China, for instance, supplies around 80% of Pakistan’s military hardware, including the JF series of fighter jets (such as the JF-17 and the more advanced JF-10), alongside older U.S.-made F-16s. It also provides virtually the entire air defiance infrastructure — integrated missile systems and radar networks — tasked with protecting high-value civilian areas in Punjab and key military installations along the Indian border. Beyond military ties, China shares deeper strategic interests with Pakistan as its principal financial backer, notably through the multi-billion-dollar China-Pakistan Economic Corridor (CPEC), which runs through Balochistan and passes perilously close to conflict zones in Pakistan-occupied Kashmir. Additionally, Beijing may view with concern the recent trend of major multinational corporations relocating operations to India — and possibly making it not entirely indifferent to instability in its southern neighbour.

India has chosen the 4.5G fleet of Dassault Rafales to replace its ageing fleet of MIG 21 and 29s, pending its autonomous Tejas Mark II and other indigenous aircraft. The Indian military is reportedly so satisfied with the Rafale’s performance that Prime Minister Modi fast-tracked the acquisition of 29 additional units of its marine version. Though the fighter jet is high-performance and battle-tested, France will no doubt follow closely any involvement of the Rafale in air combats or missions. Commercial contracts and perspectives loom large in the conflict’s background even when the US/President Trump is keen on pushing the untested and costly F22 or 35s stealth fighter jets onto PM Modi.

The USA and the western powers will be closely evaluating and assessing strengths and weaknesses in China’s military technologies, defensive and offensive, as yet largely untested under real-life combat and conflict situation. Moscow has not only the MIGs and Sukhoi fighter jets in India’s armoury, but India purchased in 2016 (before US sanctions were in place) the highly rated S-400 missile defense systems and radars, overriding US rumblings, as it was quite simply reputed to be the best in its class. Capable of using a panoply of missiles (SAM 400km cruise missiles, deadly Israeli Barak-8, French SCALP and HAMMER missiles to 75km, and the Indian developed Akash for the 30 km range), its mobility on sturdy Tata trucks and its radar-based ability to detect, lock on and fire at multiple threats simultaneously, it provided a multi-layered fully computerised missile defense system which was about to be tested in war-like conditions.

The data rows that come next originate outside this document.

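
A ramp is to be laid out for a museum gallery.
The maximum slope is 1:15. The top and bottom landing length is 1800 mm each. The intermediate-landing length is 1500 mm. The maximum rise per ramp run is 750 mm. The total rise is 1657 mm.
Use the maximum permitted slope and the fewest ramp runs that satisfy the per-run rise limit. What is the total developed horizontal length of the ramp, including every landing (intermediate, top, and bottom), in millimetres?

1657 / 750 = 2.209 → round up to 3 ramp runs. That means 2 intermediate landings.
Horizontal run for 1657 mm of rise at 1:15 is 1657 × 15 = 24855 mm.
2 intermediate landings contribute 2 × 1500 = 3000 mm.
Top and bottom landings: 2 × 1800 = 3600 mm.
Total = 24855 + 3000 + 3600 = 31455 mm.

31455 mm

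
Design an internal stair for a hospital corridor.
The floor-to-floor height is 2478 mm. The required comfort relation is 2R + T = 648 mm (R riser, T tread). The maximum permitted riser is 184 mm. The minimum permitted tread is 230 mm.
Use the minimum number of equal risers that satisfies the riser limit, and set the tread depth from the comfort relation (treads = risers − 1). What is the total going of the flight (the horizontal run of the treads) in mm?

3822 mm

At most 184 each: 2478/184 = 13.47, giving 14 risers.
Each riser is 2478/14 = 177 mm (≤ 184 mm).
Tread T = 648 − 2 × 177 = 294 mm (≥ 230 mm).
Treads = 14 − 1 = 13; going = 13 × 294 = 3822 mm.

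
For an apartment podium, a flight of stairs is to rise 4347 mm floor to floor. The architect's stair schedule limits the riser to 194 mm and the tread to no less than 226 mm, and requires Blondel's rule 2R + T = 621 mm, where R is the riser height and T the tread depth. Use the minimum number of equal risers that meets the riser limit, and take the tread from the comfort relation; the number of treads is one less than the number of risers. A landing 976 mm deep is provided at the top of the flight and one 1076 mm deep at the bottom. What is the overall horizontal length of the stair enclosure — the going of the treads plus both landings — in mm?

4347 / 194 = 22.41, so 23 risers are needed.
Each riser is 4347/23 = 189 mm (≤ 194 mm).
From 2R + T = 621: T = 621 − 378 = 243 mm.
Going = (23 − 1) × 243 = 5346 mm.
Enclosure = 5346 + 976 + 1076 = 7398 mm.

7398 mm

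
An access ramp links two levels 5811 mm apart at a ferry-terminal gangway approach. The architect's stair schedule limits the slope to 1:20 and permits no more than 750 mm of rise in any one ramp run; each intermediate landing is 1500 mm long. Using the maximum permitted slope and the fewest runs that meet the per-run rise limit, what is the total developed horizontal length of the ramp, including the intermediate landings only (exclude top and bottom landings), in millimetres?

126720 mm

⌈5811/750⌉ = 8 ramp runs. That means 7 intermediate landings.
Ramp run (horizontal) at 1:20: 5811 × 20 = 116220 mm.
Intermediate landings: 7 × 1500 = 10500 mm.
Total developed length = 116220 + 10500 = 126720 mm.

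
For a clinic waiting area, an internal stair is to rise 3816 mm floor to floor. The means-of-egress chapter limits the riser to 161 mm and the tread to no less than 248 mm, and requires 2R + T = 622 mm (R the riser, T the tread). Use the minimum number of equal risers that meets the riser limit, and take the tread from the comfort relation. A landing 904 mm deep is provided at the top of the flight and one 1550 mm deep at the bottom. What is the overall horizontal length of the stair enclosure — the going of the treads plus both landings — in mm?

At most 161 each: 3816/161 = 23.70, giving 24 risers.
Riser R = 3816 / 24 = 159 mm, within the 161 mm limit.
T = 622 − 2·159 = 304 mm, which satisfies the 248 mm minimum.
Treads = 24 − 1 = 23; going = 23 × 304 = 6992 mm.
Enclosure = 6992 + 904 + 1550 = 9446 mm.

9446 mm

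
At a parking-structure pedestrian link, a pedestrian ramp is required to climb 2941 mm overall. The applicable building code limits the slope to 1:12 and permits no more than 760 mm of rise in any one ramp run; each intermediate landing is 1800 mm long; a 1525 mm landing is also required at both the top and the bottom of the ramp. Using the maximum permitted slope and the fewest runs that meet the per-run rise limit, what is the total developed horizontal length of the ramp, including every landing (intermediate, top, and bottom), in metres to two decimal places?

43.74 m

2941 / 760 = 3.87, so 4 ramp runs are needed. That means 3 intermediate landings.
Horizontal run for 2941 mm of rise at 1:12 is 2941 × 12 = 35292 mm.
3 intermediate landings contribute 3 × 1800 = 5400 mm.
Top and bottom landings: 2 × 1525 = 3050 mm.
Total = 35292 + 5400 + 3050 = 43742 mm.
= 43.74 m.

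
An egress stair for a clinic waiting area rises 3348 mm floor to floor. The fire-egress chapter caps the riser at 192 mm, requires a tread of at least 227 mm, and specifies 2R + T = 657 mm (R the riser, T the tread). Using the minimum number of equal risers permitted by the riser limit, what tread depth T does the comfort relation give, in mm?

285 mm

3348 / 192 = 17.438 → round up to 18 risers.
R = 3348 ÷ 18 = 186 mm.
Tread T = 657 − 2 × 186 = 285 mm (≥ 227 mm).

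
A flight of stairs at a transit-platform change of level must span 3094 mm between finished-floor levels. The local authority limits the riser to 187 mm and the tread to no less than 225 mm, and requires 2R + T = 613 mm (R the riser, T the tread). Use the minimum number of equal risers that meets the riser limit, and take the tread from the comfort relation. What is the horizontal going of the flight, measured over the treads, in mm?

3094 / 187 = 16.55, so 17 risers are needed.
Each riser is 3094/17 = 182 mm (≤ 187 mm).
T = 613 − 2·182 = 249 mm, which satisfies the 225 mm minimum.
17 risers give 16 treads; going = 16 × 249 = 3984 mm.

3984 mm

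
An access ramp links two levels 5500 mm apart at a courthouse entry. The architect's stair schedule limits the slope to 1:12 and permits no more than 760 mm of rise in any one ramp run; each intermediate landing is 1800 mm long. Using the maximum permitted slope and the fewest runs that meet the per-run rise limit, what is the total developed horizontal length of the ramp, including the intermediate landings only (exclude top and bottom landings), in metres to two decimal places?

5500 / 760 = 7.237 → round up to 8 ramp runs. That means 7 intermediate landings.
Ramp run (horizontal) at 1:12: 5500 × 12 = 66000 mm.
7 intermediate landings contribute 7 × 1800 = 12600 mm.
Developed length = 66000 + 12600 = 78600 mm.
= 78.60 m.

78.60 m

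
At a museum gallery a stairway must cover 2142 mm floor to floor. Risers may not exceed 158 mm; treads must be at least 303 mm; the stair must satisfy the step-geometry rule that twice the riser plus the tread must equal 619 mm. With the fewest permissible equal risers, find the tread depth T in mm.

⌈2142/158⌉ = 14 risers.
Each riser is 2142/14 = 153 mm (≤ 158 mm).
Tread T = 619 − 2 × 153 = 313 mm (≥ 303 mm).

313 mm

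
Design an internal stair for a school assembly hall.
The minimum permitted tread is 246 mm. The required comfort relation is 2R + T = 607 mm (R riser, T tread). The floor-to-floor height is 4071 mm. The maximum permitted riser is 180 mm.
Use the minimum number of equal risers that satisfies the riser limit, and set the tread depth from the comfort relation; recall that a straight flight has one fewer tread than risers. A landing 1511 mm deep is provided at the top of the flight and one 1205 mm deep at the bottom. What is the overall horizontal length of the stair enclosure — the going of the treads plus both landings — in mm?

8282 mm

⌈4071/180⌉ = 23 risers.
Each riser is 4071/23 = 177 mm (≤ 180 mm).
From 2R + T = 607: T = 607 − 354 = 253 mm.
23 risers give 22 treads; going = 22 × 253 = 5566 mm.
Add landings: 5566 + 1511 + 1205 = 8282 mm.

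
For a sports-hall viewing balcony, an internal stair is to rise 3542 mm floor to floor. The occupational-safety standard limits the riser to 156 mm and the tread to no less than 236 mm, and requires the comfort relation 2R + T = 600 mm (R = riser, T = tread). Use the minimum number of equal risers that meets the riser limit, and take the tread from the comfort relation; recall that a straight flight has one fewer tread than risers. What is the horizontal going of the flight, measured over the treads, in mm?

6424 mm

⌈3542/156⌉ = 23 risers.
R = 3542 ÷ 23 = 154 mm.
From 2R + T = 600: T = 600 − 308 = 292 mm.
23 risers give 22 treads; going = 22 × 292 = 6424 mm.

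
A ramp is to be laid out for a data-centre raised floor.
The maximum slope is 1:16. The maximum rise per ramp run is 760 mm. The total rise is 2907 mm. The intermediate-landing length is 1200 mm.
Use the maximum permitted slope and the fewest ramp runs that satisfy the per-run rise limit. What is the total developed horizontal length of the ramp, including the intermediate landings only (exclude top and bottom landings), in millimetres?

2907 / 760 = 3.825 → round up to 4 ramp runs. That means 3 intermediate landings.
Ramp run (horizontal) at 1:16: 2907 × 16 = 46512 mm.
Intermediate landings: 3 × 1200 = 3600 mm.
Developed length = 46512 + 3600 = 50112 mm.

50112 mm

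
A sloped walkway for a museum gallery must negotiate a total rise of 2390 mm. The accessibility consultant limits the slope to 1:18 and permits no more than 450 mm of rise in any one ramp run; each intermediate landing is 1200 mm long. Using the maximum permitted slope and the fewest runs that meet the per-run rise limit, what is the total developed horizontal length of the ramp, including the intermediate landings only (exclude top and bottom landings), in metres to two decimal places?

49.02 m

2390 / 450 = 5.31, so 6 ramp runs are needed. That means 5 intermediate landings.
Ramp run (horizontal) at 1:18: 2390 × 18 = 43020 mm.
Intermediate landings: 5 × 1200 = 6000 mm.
Developed length = 43020 + 6000 = 49020 mm.
= 49.02 m.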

The system software (Akashveer) to integrate the various components was apparently fully indigenous, developed by Indian scientists and engineers. The ISRO (Indian Space Research Organisation) on its side had developed a fully indigenous array of precision surveillance satellites making reliance on US Intel and technology a thing of the past. In terms of offensive capabilities, the fully indigenous « loitering » drones as opposed to Turkey-supplied Pakistani drones were of great interest.

However, it was the deadly fast and accurate Indo-Russian BrahMos missile — recently exported to Manila, with several other countries lined up for potential deals — that was undoubtedly under intense scrutiny. Would this “star of the show” deliver on its promise? Would India’s tiered missile defence system, which consists of a multi-layered approach to intercepting and neutralising incoming missiles or projectiles at different stages of their flight), along with its radars and integrated computer systems, prove more effective than the vaunted Israeli Iron Dome? The latter had been repeatedly breached in 2023-2024 by opponents such as Hamas, Iran, and even the Houthis in Yemen, using swarms of drones or missiles. Even with a 90% interception rate, a swarm attack could result in dozens of drones or missile strikes hitting Indian cities or military infrastructure.

The performance of such systems in real-life conflict scenarios must have weighed heavily on the minds of many, both in India and abroad. As a result, capitals beyond Delhi and Islamabad were keenly interested in the conflict from military, diplomatic, strategic, geopolitical, and commercial perspectives. The latter helps explain some of the intense disinformation being pushed in certain quarters.